The disc brakes are good at all speeds and by mounting it to the jack shaft, it's effectiveness is also enhanced by the gearing, meaning it'll take less squeeze on the brakes than if mounted to the rear wheel (you may only need one finger for the rear brake with this setup to prevent locking up the rear wheel), however, mounted to the jack shaft, that also gives the engine more leverage to resist the brake if the throttle got stuck open compared to wheel mounted, again, because of the gearing, the engine may be able to overpower the rear brake in a throttle stick situation so be sure to double check your throttle system for no binding and that the return spring is affixed well with no way to pop off etc. Having the kill switch in easy reach is another good backup in case of a throttle stick too.

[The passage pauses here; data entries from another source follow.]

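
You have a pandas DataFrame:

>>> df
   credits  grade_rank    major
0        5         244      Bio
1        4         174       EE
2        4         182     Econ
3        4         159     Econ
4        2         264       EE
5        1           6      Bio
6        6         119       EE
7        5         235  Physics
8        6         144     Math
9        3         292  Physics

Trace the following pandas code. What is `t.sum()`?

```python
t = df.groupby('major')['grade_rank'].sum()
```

group by major, sum of grade_rank:
major
Bio        250
EE         557
Econ       341
Math       144
Physics    527
Name: grade_rank, dtype: int64
Reading off the sum of the resulting series, we get 1819.

1819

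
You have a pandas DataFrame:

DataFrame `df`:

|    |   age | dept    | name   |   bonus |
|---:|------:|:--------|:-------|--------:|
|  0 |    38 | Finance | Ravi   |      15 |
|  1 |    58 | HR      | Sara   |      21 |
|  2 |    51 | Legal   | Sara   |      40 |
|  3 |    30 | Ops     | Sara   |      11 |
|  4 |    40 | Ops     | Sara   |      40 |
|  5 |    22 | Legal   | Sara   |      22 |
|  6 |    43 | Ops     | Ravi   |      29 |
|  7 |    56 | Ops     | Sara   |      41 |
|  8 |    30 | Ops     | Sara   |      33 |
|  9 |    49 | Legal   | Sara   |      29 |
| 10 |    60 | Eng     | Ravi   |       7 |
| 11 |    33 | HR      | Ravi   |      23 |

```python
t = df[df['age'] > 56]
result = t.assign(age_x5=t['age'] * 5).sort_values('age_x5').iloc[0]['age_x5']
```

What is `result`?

290

filter rows where age > 56:
    age dept  name  bonus
1    58   HR  Sara     21
10   60  Eng  Ravi      7
add column age_x5 = t['age'] * 5:
    age dept  name  bonus  age_x5
1    58   HR  Sara     21     290
10   60  Eng  Ravi      7     300
sort by age_x5:
    age dept  name  bonus  age_x5
1    58   HR  Sara     21     290
10   60  Eng  Ravi      7     300
Hence 290.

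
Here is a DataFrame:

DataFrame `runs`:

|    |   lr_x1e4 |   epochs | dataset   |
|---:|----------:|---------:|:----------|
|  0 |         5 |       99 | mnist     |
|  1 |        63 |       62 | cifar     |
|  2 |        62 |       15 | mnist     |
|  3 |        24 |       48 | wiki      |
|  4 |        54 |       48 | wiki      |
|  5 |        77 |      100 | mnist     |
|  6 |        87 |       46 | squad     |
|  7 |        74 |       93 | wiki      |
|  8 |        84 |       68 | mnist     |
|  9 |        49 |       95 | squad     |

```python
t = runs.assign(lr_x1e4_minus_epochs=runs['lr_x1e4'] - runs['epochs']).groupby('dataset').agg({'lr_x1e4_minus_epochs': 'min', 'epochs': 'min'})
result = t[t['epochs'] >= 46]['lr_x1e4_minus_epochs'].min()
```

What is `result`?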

I'm guessing you're running a cable actuated caliper right now, which should be ok, but if you need even better rear brake effectiveness and control, you could switch to hydraulic, which entails getting a new system, the lever/master cylinder, the line, and caliper. What's nice about the hydraulic brake setup is that you can run more than one disc and caliper if you do need more stopping power.
I would focus most my braking effort to the front wheel also because you can only use so much rear brake before the rear wheel locks up, usually, the front brake does about 70% of the work and the rear helps out with the other 30% because the tendency to lock up is much greater with the rear brake than the front.